Coach Zhao Jianhua has an attacking style of play, so he likes badminton rackets that are head-heavy, because it makes smashing more effective and comfortable. Every badminton racket has a center balance point. If the balance point is towards the grip, it is good for defensive play because the racket will feel lighter and easier to maneuver. Likewise, if the balance point is towards the head, it is more suitable for offensive play.

Badminton rackets have a certain level of flexibility. The flex is dictated by the shaft of the badminton racket. You can test the flex by holding the racket at both ends-the head of the racket and the grip end of the racket-and try to bend it slightly. A flex that is more stiff means that there will be more direct translation of power from the arm to the racket. A stiff flex is recommended for high level players only. A more flexible badminton racket is suitable for many types of shots. However, for short stroke shots like smashes and drives, a lot of power may be wasted.

For badminton beginners, Coach Zhao Jianhua doesn't think that the flex is a very crucial attribute of the badminton racket. He recommends that beginners start with a more flexible badminton racket, because beginners often lack power. The flexibility allows one to borrow power from the bending of the shaft when hitting.
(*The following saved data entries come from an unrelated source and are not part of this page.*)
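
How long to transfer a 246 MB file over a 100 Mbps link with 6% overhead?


Effective throughput = 100 * (1 - 6/100) = 94 Mbps
File size in Mb = 246 * 8 = 1968 Mb
Time = 1968 / 94
Time = 20.9362 seconds


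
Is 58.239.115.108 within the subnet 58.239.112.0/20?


Subnet network: 58.239.112.0
Test IP AND mask: 58.239.112.0
Yes, 58.239.115.108 is in 58.239.112.0/20


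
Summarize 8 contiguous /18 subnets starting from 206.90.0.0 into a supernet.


Original prefix: /18
Number of subnets: 8 = 2^3
New prefix = 18 - 3 = 15
Supernet: 206.90.0.0/15


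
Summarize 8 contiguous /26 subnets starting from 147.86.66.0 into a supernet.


Original prefix: /26
Number of subnets: 8 = 2^3
New prefix = 26 - 3 = 23
Supernet: 147.86.66.0/23


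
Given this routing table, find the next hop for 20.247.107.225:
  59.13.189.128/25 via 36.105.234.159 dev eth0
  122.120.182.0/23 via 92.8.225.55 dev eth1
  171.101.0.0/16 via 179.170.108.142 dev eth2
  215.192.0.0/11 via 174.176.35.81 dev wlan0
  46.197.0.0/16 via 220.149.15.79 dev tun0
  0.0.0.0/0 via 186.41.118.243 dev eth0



Longest prefix match for 20.247.107.225:
  /25 59.13.189.128: no
  /23 122.120.182.0: no
  /16 171.101.0.0: no
  /11 215.192.0.0: no
  /16 46.197.0.0: no
  /0 0.0.0.0: MATCH
Selected: next-hop 186.41.118.243 via eth0 (matched /0)


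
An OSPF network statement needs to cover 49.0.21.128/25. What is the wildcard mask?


Subnet mask: 255.255.255.128
Wildcard = 255.255.255.255 - subnet mask
255 - 255 = 0
255 - 255 = 0
255 - 255 = 0
255 - 128 = 127
Wildcard: 0.0.0.127


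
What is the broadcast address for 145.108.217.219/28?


Network: 145.108.217.208/28
Host bits = 4
Set all host bits to 1:
Broadcast: 145.108.217.223


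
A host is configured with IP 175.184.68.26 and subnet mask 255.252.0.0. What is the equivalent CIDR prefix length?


Binary: 11111111.11111100.00000000.00000000
Count leading 1s
Prefix: /14


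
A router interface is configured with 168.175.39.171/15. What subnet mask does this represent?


/15 means 15 network bits, 17 host bits
Binary: 11111111111111100000000000000000
Mask: 255.254.0.0


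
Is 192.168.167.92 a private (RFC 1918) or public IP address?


RFC 1918 private ranges:
  10.0.0.0/8 (10.0.0.0 - 10.255.255.255)
  172.16.0.0/12 (172.16.0.0 - 172.31.255.255)
  192.168.0.0/16 (192.168.0.0 - 192.168.255.255)
Private (in 192.168.0.0/16)


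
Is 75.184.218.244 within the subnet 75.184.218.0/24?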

Badminton strings are strung on to the head of the badminton racket with a certain tension. Tension is measured in pounds (lbs). Coach Xiao Jie usually has her racket strung at 22 to 23lbs, while Coach Zhao Jianhua strung his racket at 28 to 29lbs, which is considered very tight. At high tension, the sound of impact with the shuttle will be very crisp, which is an indicator of a well executed swing. The disadvantage of a high tension racket is that control is difficult and less forgiving. A high tension racket is only recommended if you have excellent form and technique. Without good technique, you may also feel that it's hard to generate power. For beginners, a 24lb or less tension should be ideal.